Following a viral documentary which exposed damning sexual exploitations of children by Catholic priests, the Poland’s government on Tuesday expresses readiness to increase prison sentences for paedophiles from 12 to 30 years.
The country’s Prime Minister, Mateusz Morawiecki who presented the proposal in the parliament asserted : “Paedophilia has been treated too lightly by our judicial system.”
The Law and Justice (PiS) government which commands a majority in the Poland chamber also proposed an increase in the age of consent from 15 to 16.

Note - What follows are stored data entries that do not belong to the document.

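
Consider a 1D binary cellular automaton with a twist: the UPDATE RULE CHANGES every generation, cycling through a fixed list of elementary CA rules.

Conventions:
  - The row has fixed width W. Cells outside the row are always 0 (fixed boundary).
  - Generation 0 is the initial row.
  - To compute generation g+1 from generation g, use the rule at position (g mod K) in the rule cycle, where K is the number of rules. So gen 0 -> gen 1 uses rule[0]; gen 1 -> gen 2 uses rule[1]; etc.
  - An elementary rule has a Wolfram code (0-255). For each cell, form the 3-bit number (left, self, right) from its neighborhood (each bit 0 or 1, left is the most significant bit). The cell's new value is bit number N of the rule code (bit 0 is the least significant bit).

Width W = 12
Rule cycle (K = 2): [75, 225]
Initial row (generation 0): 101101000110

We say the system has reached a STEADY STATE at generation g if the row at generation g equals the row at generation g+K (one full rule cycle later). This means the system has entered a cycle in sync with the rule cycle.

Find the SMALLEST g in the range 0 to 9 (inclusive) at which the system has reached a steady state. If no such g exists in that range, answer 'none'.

Gen 0: 101101000110
Gen 1 (rule 75): 001100011110
Gen 2 (rule 225): 100101001110
Gen 3 (rule 75): 001000011010
Gen 4 (rule 225): 100011001100
Gen 5 (rule 75): 001111011101
Gen 6 (rule 225): 100111101110
Gen 7 (rule 75): 001100101010
Gen 8 (rule 225): 100100010100
Gen 9 (rule 75): 001001100001
Gen 10 (rule 225): 100000101100
Gen 11 (rule 75): 001111001101

Answer: none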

PiS leader Jaroslaw Kaczynski, regarded as Poland’s de facto powerbroker, first suggested longer prison terms for paedophiles last Sunday as the documentary attracted attention.

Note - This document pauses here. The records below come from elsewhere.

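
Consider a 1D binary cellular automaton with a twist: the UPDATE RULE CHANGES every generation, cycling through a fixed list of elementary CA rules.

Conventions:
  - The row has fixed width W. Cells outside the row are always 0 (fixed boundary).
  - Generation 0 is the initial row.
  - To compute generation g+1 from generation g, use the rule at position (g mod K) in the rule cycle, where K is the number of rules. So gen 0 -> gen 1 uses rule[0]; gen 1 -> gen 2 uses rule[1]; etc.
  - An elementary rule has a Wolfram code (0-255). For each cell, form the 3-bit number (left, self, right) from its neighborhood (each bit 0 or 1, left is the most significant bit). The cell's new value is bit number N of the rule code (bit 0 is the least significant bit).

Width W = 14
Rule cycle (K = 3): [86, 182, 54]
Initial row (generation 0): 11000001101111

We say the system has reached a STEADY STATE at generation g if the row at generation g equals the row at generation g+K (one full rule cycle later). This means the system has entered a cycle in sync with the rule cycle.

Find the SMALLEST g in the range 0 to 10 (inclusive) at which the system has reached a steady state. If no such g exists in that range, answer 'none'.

Gen 0: 11000001101111
Gen 1 (rule 86): 01100010100001
Gen 2 (rule 182): 10010111110011
Gen 3 (rule 54): 11111000001100
Gen 4 (rule 86): 00001100010110
Gen 5 (rule 182): 00010010111001
Gen 6 (rule 54): 00111111000111
Gen 7 (rule 86): 01000001101001
Gen 8 (rule 182): 11100010011111
Gen 9 (rule 54): 00010111100000
Gen 10 (rule 86): 00110000110000
Gen 11 (rule 182): 01001001001000
Gen 12 (rule 54): 11111111111100
Gen 13 (rule 86): 00000000000110

Answer: none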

“Tell No One”, by independent Polish journalist Tomasz Sekielski has sent shock waves through the devout country and been viewed 12.5 million times since it was posted Saturday on YouTube.
The two-hour film includes compelling hidden camera footage of victims who are now adults confronting elderly priests about the abuse they suffered decades ago.
Several of the priests admit to the abuse and apologise for it, sometimes hinting at monetary compensation.
The film also details how priests who were accused or even convicted of child sex abuse were transferred to other parishes and able to continue their duties and work with children.
Top Polish clerics rejected Sekielski’s requests to be interviewed for the documentary.
Polish Primate Wojciech Polak apologised on Saturday “for every wound inflicted by the Church’s people” and vowed to do everything he could to help victims.
The church admitted in March that nearly 400 clergy had sexually abused children and minors over the last three decades, reflecting findings published a month earlier by a charity.
The documentary concludes that Polish-born pope and Saint John Paul II turned a blind eye to sex abuse when the Warsaw’s communist regime was working to undermine the church, then Poland’s only independent institution.
Pope Francis last week passed a landmark new measure to oblige those who know about sex abuse to report it to superiors, which could bring many new cases to light.